Auf dem Bild ist ein Experiment zu sehen.
Legende: Aus einer kleinen Düse im Vordergrund strömt Edelgas, das Laserpulse in Attosekunden-Lichtblitze umwandelt. Max-Planck-Institut für Quantenoptik / Thorsten Naeser

2001 erzeugt Pierre Agostini dann Reihen von aufeinanderfolgenden Lichtimpulsen und untersucht sie. Jeder Impuls dauert lediglich 250 Attosekunden, so kurz wie nie zuvor. Praktisch zeitgleich gelingt es Ferenc Krausz in einem anderen Experiment, einen einzelnen Lichtimpuls von 650 Attosekunden zu erzeugen.  

«Das stecken über 30 Jahre Grundlagenforschung drin. Jetzt beginnt man Anwendungen zu finden, wir sehen so viele Möglichkeiten. Aber es zeigt: Alles braucht seine Zeit.», so L’Huillier.  

Ein Tor zum Heiligen Gral? 

1.136.640.000.000.000.000.000.000.000 Attosekunden – oder 36 Jahre nach L’Huilliers ersten Experimenten, kann man also anfangen, über mögliche Anwendungen nachzudenken. 

Zum Beispiel bei dielektrischen Materialien, also Materialien, die leitend oder nicht-leitend sein können. Ihre Eigenschaften hängen davon ab, wo sich die Elektronen in den Molekülen des Materials gerade aufhalten.  

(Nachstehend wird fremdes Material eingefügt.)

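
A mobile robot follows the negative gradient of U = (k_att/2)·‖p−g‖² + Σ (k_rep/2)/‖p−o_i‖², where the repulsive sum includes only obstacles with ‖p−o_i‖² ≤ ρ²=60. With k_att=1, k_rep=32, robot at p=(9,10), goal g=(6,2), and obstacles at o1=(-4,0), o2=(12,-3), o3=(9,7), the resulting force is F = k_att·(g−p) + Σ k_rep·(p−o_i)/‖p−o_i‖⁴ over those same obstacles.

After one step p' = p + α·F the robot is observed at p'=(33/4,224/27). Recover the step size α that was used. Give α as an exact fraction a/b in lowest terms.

α = 1/4

F_att = 1·(g−p) = 1·(-3,-8) = (-3.0000,-8.0000)
o1: d²=269 > ρ²=60 → inactive
o2: d²=178 > ρ²=60 → inactive
o3: d²=9 ≤ ρ²=60; F_rep = 32·(0,3)/9² = (0.0000,1.1852)
F = F_att + ΣF_rep = (-3.0000,-6.8148)
Δp = p'−p = (-0.7500,-1.7037); α = Δx/Fx = (-3/4) / (-3) = 1/4
check: Δy/Fy = (-46/27) / (-184/27) = 1/4 ✓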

Dank Attophysik kann man die Elektronen in solchen Materialien nun «steuern». Sie also gezielt leitend oder nicht- leitend machen, in sehr schneller Taktung. Heisst: zukünftige elektronische Geräte können unvorstellbar viel schneller werden.  

Das wäre der Heilige Gral, wenn man diese Startphase der Reaktionen kontrollieren, und damit auch die Fotosynthese besser verstehen könnte.
Autor: Anne L'Huillier Physik-Nobelpreisträgerin

Aber auch in der Medizin erhofft man sich Anwendungen. Blutproben könnten mit Attosekunden – Präzision untersucht werden und minimalste Änderungen festgehalten werden. Vor allem in der (Früh-)Diagnostik sieht man hier Chancen.  

Und zuletzt könnte die Attosekundenphysik uns erlauben, die Vorgänge der Fotosynthese zu steuern. Bei der Fotosynthese wird eine chemische Reaktion durch die Absorption von Licht ausgelöst. Der Start der Fotosynthese ist immer ein Elektronenübergang.

«Das wäre der Heilige Gral, wenn man diese Startphase der Reaktionen kontrollieren, und damit auch die Fotosynthese besser verstehen könnte», eröffnet L’Huillier Perspektiven.  

Bis es so weit ist, werden aber wohl noch einige Attosekunden vergehen.